The browned lamb went into the slow cooker, and I added some chopped herbs, about ¼ of one of those huge 99p tins of tomato purée (which reminds me, the rest of it is in the fridge), about ½ a glass of red wine, which has been sitting by the hob waiting to be used, some chopped garlic, and one of those little stock pot things. And a very little water, because I’ve been caught out before with sloppy stuff in the slow cooker – the lid fits too well! And that’s it, really – it’s comfort food, not posh.
I used always to add a can of baked beans to shepherds’ pie filling, but flushed with success after the home made baked beans, I took a different tack this time. I’d run out of haricots, and so bought a bag from the Indian grocer up the road; they were labelled as haricots, but when I slow cookered them yesterday, they looked more like butter beans by the time they were done. They also enlarged themselves quite dramatically, so look out for a post in the next day or two involving leftover haricots and tomato puree! Anyhoo, after the mince mix had driven us mad all morning, I added some? most? of these pseudo haricots, and left it all to sit.

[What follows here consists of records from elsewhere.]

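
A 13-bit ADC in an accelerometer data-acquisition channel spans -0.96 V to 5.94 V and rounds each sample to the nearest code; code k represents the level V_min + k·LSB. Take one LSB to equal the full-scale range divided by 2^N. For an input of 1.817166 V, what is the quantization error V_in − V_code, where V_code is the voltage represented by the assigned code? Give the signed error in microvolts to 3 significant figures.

+152 µV

Span: 5.94 V − (-0.96 V) = 6.9 V. LSB = 6.9 V / 2^13 ≈ 0.8423 mV.
(1.817166 − (-0.96)) / LSB = 2.777166 × 8192/6.9 = 3297.1803. Nearest integer: k = 3297.
Reconstructed level: -0.96 + 3297 × 6.9/8192 V = 1.817014160 V.
e = 1.817166 − (1.817014160) = +152 µV.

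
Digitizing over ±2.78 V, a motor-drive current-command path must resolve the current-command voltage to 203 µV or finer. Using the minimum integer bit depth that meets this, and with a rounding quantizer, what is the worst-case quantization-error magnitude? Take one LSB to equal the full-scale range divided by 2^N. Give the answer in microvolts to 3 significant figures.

Span: 2.78 V − (-2.78 V) = 5.56 V.
Levels needed ≥ 5.56/203 µV = 27390. 2^15 = 32768 suffices, so N_min = 15.
LSB = 5.56 V ÷ 2^15 = 5.56/32768 V = 169.68 µV.
Half an LSB is 84.8 µV.

84.8 µV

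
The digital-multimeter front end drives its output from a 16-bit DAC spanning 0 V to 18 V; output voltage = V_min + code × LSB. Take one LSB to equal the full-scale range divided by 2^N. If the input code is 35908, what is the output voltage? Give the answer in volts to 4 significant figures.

Full-scale range = 18 V. LSB = 18 V / 2^16.
Output = V_min + (35908/65536) × range = 0 + 0.547913 × 18 V
      = 0 V + 9.86243 V = 9.86243 V.

9.862 V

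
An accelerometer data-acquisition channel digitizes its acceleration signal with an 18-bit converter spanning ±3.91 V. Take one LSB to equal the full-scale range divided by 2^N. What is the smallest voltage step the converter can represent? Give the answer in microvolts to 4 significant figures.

The full-scale span is 3.91 − (-3.91) = 7.82 V.
There are 2^18 = 262144 steps.
LSB = 7.82 V / 2^18 = 29.83 µV.

29.83 µV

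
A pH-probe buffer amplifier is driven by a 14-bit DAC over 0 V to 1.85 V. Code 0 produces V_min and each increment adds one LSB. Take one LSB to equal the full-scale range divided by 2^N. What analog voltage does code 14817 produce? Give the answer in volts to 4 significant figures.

1.673 V

Range is 1.85 V. LSB = 1.85 V / 2^14.
Output = V_min + (14817/16384) × range = 0 + 0.904358 × 1.85 V
      = 0 + 1.67306 = 1.67306 V.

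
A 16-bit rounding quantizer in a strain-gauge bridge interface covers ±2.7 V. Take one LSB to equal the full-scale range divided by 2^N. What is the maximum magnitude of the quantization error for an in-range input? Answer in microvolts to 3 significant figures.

Range = 2.7 − (-2.7) = 5.4 V.
LSB = 5.4 V / 2^16 = 82.397 µV.
A rounding quantizer has |error| ≤ LSB/2 = 41.2 µV.

41.2 µV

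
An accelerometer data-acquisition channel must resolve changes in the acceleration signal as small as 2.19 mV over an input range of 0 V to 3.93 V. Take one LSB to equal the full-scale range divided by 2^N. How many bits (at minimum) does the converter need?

11 bits

V_FS = 3.93 V.
3.93 V / 2.19 mV = 1795. Since 2^10 = 1024 and 2^11 = 2048, N = 11.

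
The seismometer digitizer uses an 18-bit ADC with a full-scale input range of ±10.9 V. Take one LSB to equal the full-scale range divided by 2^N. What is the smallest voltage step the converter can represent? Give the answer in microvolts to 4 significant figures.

The full-scale span is 10.9 − (-10.9) = 21.8 V.
2^18 = 262144 levels.
LSB = 21.8 V ÷ 2^18 = 21.8/262144 V = 83.16 µV.

83.16 µV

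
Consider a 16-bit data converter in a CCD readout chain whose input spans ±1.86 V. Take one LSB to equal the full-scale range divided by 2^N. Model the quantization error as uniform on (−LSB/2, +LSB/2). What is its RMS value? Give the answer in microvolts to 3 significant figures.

The full-scale span is 1.86 − (-1.86) = 3.72 V.
LSB = 3.72 V ÷ 2^16 = 3.72/65536 V = 56.763 µV.
For a uniform distribution on [−LSB/2, +LSB/2], V_rms = LSB/√12 = 56.763 µV/3.4641 = 16.4 µV.

16.4 µV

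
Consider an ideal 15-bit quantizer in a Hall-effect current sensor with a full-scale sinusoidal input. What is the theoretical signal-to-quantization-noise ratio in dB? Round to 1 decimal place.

For an ideal N-bit converter with full-scale sine input, SNR = 6.02 N + 1.76 dB. SNR = 6.02 × 15 + 1.76 = 90.30 + 1.76 = 92.06 dB.

92.1 dB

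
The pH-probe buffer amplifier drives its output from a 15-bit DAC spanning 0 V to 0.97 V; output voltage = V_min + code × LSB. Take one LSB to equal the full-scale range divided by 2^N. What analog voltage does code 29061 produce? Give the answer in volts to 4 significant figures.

V_FS = 0.97 V. LSB = 0.97 V / 2^15.
Output = V_min + (29061/32768) × range = 0 + 0.886871 × 0.97 V
      = 0 V + 0.860265 V = 0.860265 V.

0.8603 V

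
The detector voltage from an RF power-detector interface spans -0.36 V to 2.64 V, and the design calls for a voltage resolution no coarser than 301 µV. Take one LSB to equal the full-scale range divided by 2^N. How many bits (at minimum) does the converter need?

Range = 2.64 − (-0.36) = 3 V.
Need 2^N ≥ 3 V / 301 µV = 9967 → N_min = 14.

14 bits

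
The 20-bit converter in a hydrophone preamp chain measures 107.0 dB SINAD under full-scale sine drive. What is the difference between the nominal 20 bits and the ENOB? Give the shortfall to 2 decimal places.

N_eff = (107.0 − 1.76)/6.02 = 17.4817 bits.
20 − 17.4817 = 2.52 bits below nominal.

2.52 bits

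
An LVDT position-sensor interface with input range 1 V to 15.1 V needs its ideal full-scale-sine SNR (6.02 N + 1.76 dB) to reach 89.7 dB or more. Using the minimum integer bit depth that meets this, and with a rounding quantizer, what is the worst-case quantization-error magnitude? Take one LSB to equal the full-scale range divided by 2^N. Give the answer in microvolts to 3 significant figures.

Span: 15.1 V − (1 V) = 14.1 V.
N ≥ (89.7 − 1.76)/6.02 = 14.608 → N_min = 15.
Step size = 14.1/32768 V = 430.30 µV.
Max error for round-to-nearest is LSB/2 = 215 µV.

215 µV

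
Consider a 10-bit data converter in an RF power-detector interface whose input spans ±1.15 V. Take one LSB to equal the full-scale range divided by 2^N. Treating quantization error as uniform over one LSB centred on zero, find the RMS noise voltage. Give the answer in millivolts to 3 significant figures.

0.648 mV

Span: 1.15 V − (-1.15 V) = 2.3 V.
One LSB is 2.3 V / 1024 = 2.2461 mV.
V_rms = LSB/√12 = 2.2461 mV / √12 = 0.648 mV.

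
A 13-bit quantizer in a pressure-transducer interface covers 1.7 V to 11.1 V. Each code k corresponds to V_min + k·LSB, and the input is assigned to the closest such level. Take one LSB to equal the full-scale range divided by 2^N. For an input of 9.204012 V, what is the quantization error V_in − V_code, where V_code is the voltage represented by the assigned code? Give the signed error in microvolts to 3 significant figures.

Span: 11.1 V − (1.7 V) = 9.4 V. LSB = 9.4 V / 2^13 ≈ 1.147 mV.
(9.204012 − (1.7)) / LSB = 7.504012 × 8192/9.4 = 6539.6666. Nearest integer: k = 6540.
V_code = 1.7 + (6540/8192) × 9.4 = 9.204394531 V.
Error = V_in − V_code = 9.204012 − (9.204394531) = −383 µV.

−383 µV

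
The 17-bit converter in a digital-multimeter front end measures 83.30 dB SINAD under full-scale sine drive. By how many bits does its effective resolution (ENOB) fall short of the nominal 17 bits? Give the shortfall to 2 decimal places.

ENOB = (SINAD − 1.76)/6.02 = (83.30 − 1.76)/6.02 = 13.5449 bits.
Shortfall = 17 − 13.5449 = 3.4551 bits.

3.46 bits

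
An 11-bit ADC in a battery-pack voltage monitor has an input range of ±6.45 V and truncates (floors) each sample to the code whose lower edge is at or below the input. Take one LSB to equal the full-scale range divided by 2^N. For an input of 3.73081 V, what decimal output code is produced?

The full-scale span is 6.45 − (-6.45) = 12.9 V. LSB = 12.9 V / 2^11 ≈ 6.299 mV.
(V_in − V_min) × 2^11/range = (3.73081 − (-6.45)) × 2048/12.9 = 1616.302.
Floor → code = 1616.

1616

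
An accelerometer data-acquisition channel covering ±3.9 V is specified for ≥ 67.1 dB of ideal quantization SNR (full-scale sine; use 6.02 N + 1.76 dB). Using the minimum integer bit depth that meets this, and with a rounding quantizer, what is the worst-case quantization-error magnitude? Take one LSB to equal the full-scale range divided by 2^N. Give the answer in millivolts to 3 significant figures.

The full-scale span is 3.9 − (-3.9) = 7.8 V.
Required N = ⌈(67.1 − 1.76)/6.02⌉ = ⌈10.854⌉ = 11.
Step size = 7.8/2048 V = 3.8086 mV.
Half an LSB is 1.90 mV.

1.90 mV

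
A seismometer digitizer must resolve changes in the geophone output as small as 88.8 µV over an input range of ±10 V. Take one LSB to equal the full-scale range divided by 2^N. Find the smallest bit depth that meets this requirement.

The full-scale span is 10 − (-10) = 20 V.
Required number of levels: 20/88.8 µV = 225230; smallest N with 2^N ≥ that is 18.

18 bits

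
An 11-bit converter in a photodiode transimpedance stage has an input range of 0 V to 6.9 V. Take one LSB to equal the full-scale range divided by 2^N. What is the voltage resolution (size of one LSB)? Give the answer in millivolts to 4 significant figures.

Range is 6.9 V.
There are 2^11 = 2048 steps.
LSB = 6.9 V ÷ 2^11 = 6.9/2048 V = 3.369 mV.

3.369 mV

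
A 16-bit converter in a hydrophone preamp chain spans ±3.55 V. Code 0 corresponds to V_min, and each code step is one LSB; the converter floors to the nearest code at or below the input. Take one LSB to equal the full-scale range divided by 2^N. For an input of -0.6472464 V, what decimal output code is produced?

26793

Range = 3.55 − (-3.55) = 7.1 V. LSB = 7.1 V / 2^16 ≈ 108.3 µV.
code = ⌊(V_in − V_min)/LSB⌋ = ⌊(V_in − V_min) × 2^16 / range⌋
     = ⌊(-0.6472464 − (-3.55)) × 65536 / 7.1⌋ = ⌊2.9027536 × 65536/7.1⌋
     = ⌊26793.642⌋ = 26793.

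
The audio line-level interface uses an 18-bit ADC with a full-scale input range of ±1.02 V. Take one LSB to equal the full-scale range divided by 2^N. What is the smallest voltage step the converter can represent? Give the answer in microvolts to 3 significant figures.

Span: 1.02 V − (-1.02 V) = 2.04 V.
There are 2^18 = 262144 steps.
One LSB is 2.04 V / 262144 = 7.78 µV.

7.78 µV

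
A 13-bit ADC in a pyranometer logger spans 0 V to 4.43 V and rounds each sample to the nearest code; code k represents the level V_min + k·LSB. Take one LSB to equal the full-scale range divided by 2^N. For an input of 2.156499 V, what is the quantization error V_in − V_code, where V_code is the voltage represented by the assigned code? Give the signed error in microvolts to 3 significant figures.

Span = 4.43 V. LSB = 4.43 V / 2^13 ≈ 0.5408 mV.
Position in LSBs: (2.156499 − (0)) × 8192/4.43 = 3987.8194; rounding gives k = 3988.
V_code = 0 + (3988/8192) × 4.43 = 2.156596680 V.
e = 2.156499 − (2.156596680) = −97.7 µV.

−97.7 µV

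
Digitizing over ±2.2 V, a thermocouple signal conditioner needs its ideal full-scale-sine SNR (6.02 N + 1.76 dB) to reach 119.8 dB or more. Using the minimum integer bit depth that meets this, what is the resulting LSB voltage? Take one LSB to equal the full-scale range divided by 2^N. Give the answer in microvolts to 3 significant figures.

The full-scale span is 2.2 − (-2.2) = 4.4 V.
Solving 6.02 N ≥ 119.8 − 1.76: N ≥ 19.608. Round up → N = 20.
One LSB is 4.4 V / 1048576 = 4.20 µV.

4.20 µV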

I had intended top top it with a mash of swede and potato, possibly with finely chopped spring onions (guess what I found in the back of the vegetable drawer? 🙂 but, sadly, the swede was unpleasantly squishy. So I did a load of cheesey mashed potato, with the spring onions, bunged it on top of the lamb, and put it in a hot oven.
And it was probably the best shepherds’ pie I’ve ever made.
Pudding? Well, it’s a weekday, and I haven’t much time, and Aldi had a 99p Apple Strudel. Nothing wrong with shortcuts when you’re busy, eh? Nobody wanted much more, so it remains in the freezer.